To make problem a bit easier, all A, B, C, D have same length of N where 0 ≤ N ≤ 500. All integers are in the range of -228to 228\- 1 and the result is guaranteed to be at most 2^31- 1.
**Example:**
**Input:**
A = [ 1, 2]
B = [-2,-1]
C = [-1, 2]
D = [ 0, 2]
**Output:**
2
**Explanation:**
The two tuples are:
1. (0, 0, 0, 1) -> A[0] + B[0] + C[0] + D[1] = 1 + (-2) + (-1) + 2 = 0
2. (1, 1, 0, 0) -> A[1] + B[1] + C[0] + D[0] = 2 + (-1) + (-1) + 0 = 0
現有四個等長且無序的整數數組,先要求從這四個數組中分別取一個數字,使得它們的和爲0,問這四個數組中共有多少滿足條件的數字集合。
思路和代碼
採用一些歸併排序的思路,假如我們將A,B中所有數字排列組合能夠構成的結果計算出來,再將C,D中所有數字的排列組合結果計算出來,則只需要針對AB中的值找到CD中是否有對應的負數存在即可。這裏除了要記錄數組元素的和,還要記錄該求和出現了幾次。代碼如下:
public int fourSumCount(int[] A, int[] B, int[] C, int[] D) {
if (A==null || A.length == 0) return 0;
Map<Integer, Integer> sumMapAB = new HashMap<>(A.length * B.length);
Map<Integer, Integer> sumMapCD = new HashMap<>(C.length * D.length);
for (int i = 0 ; i<A.length ; i++) {
for(int j = 0 ; j<B.length ; j++) {
sumMapAB.put(A[i] + B[j], sumMapAB.getOrDefault(A[i] + B[j], 0) + 1);
sumMapCD.put(C[i] + D[j], sumMapCD.getOrDefault(C[i] + D[j], 0) + 1);
}
}
int count = 0;
for (Integer key : sumMapAB.keySet()) {
if (sumMapCD.containsKey(-key)) {
count += sumMapAB.get(key) * sumMapCD.get(-key);
}
}
return count;
}
這裏可以空間複雜度進行優化,其實我們無序將CD的元素和也保存下來,只需要每次在計算C和D的元素和的時候直接去AB和中查找有無對應的負數即可。

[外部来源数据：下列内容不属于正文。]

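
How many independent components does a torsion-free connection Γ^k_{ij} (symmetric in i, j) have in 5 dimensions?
Γ^k_{ij} has n choices for the upper index and n(n+1)/2 independent symmetric lower index pairs.
Total = 5 × 5×6/2 = 5 × 15 = 75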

public int fourSumCount2(int[] A, int[] B, int[] C, int[] D) {
if (A==null || A.length == 0) return 0;
Map<Integer, Integer> sumMapAB = new HashMap<>(A.length * B.length);
for (int i = 0 ; i<A.length ; i++) {
for(int j = 0 ; j<B.length ; j++) {
sumMapAB.merge(A[i] + B[j], 1, Integer::sum);
}
}
int count = 0;
for (int c : C) {
for (int d : D) {
count += sumMapAB.getOrDefault(-c-d, 0);
}
}
return count;
}